Background: Cannabigerol (CBG), a non-psychotropic phytocannabinoid found in Cannabis sativa plants, has been the focus of recent studies due to its potential therapeutic properties. We proposed that by focusing on sphingolipid metabolism, which plays a critical role in insulin signaling and the development of insulin resistance, CBG may provide a novel therapeutic approach for metabolic disorders, particularly insulin resistance.

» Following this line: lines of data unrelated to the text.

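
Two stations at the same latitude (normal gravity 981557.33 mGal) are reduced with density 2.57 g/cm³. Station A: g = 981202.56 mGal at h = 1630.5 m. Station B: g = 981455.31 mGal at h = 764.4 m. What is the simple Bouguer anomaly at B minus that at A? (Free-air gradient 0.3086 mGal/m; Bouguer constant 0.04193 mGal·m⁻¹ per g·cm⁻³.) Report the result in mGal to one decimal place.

Δg_SB(A) = 981202.56 − 981557.33 + 0.3086×1630.5 − 0.04193×2.57×1630.5 = -27.30 mGal
Δg_SB(B) = 981455.31 − 981557.33 + 0.3086×764.4 − 0.04193×2.57×764.4 = 51.50 mGal
Difference = 51.50 − (-27.30) = 78.80 mGal

78.8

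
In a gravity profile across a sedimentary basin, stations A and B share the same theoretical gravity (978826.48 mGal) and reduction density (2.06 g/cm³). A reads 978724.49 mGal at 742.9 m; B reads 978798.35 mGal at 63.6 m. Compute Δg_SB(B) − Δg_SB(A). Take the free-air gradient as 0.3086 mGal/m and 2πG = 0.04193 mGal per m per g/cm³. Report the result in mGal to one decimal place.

Δg_SB(A) = 978724.49 − 978826.48 + 0.3086×742.9 − 0.04193×2.06×742.9 = 63.10 mGal
Δg_SB(B) = 978798.35 − 978826.48 + 0.3086×63.6 − 0.04193×2.06×63.6 = -14.00 mGal
Difference = -14.00 − (63.10) = -77.10 mGal

-77.1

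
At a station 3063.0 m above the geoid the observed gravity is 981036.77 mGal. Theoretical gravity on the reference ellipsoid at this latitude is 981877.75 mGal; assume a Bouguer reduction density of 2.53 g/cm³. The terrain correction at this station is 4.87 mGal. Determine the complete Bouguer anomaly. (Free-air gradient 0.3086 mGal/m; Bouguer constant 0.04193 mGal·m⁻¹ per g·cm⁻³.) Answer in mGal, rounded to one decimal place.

-215.8

Free-air correction = 0.3086 × 3063.0 = 945.24 mGal
Free-air anomaly = 981036.77 − 981877.75 + (945.24) = 104.26 mGal
Bouguer slab correction = 0.04193 × 2.53 × 3063.0 = 324.93 mGal
Simple Bouguer anomaly = 104.26 − (324.93) = -220.67 mGal
Complete Bouguer anomaly = -220.67 + 4.87 = -215.80 mGal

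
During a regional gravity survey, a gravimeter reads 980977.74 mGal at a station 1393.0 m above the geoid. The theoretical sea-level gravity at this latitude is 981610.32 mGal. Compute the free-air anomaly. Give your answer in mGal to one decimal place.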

Methods: In a rat model of insulin resistance induced by a high-fat, high-sucrose diet (HFHS), we aimed to elucidate the effect of intragastrically administered CBG on hepatic sphingolipid deposition and metabolism. Moreover, we also elucidated the expression of sphingolipid transporters and changes in the sphingolipid concentration in the plasma.
Results: The results, surprisingly, showed a lack of changes in de novo ceramide synthesis pathway enzymes and significant enhancement in the expression of enzymes involved in ceramide catabolism, which was confirmed by changes in hepatic sphingomyelin, sphinganine, sphingosine-1-phosphate, and sphinganine-1-phosphate concentrations.
Conclusions: The results suggest that CBG treatment may modulate sphingolipid metabolism in the liver and plasma, potentially protecting the liver against the development of metabolic disorders such as insulin resistance.
Keywords: cannabigerol; ceramide; insulin resistance; liver; metabolic disorders; sphingolipid metabolism.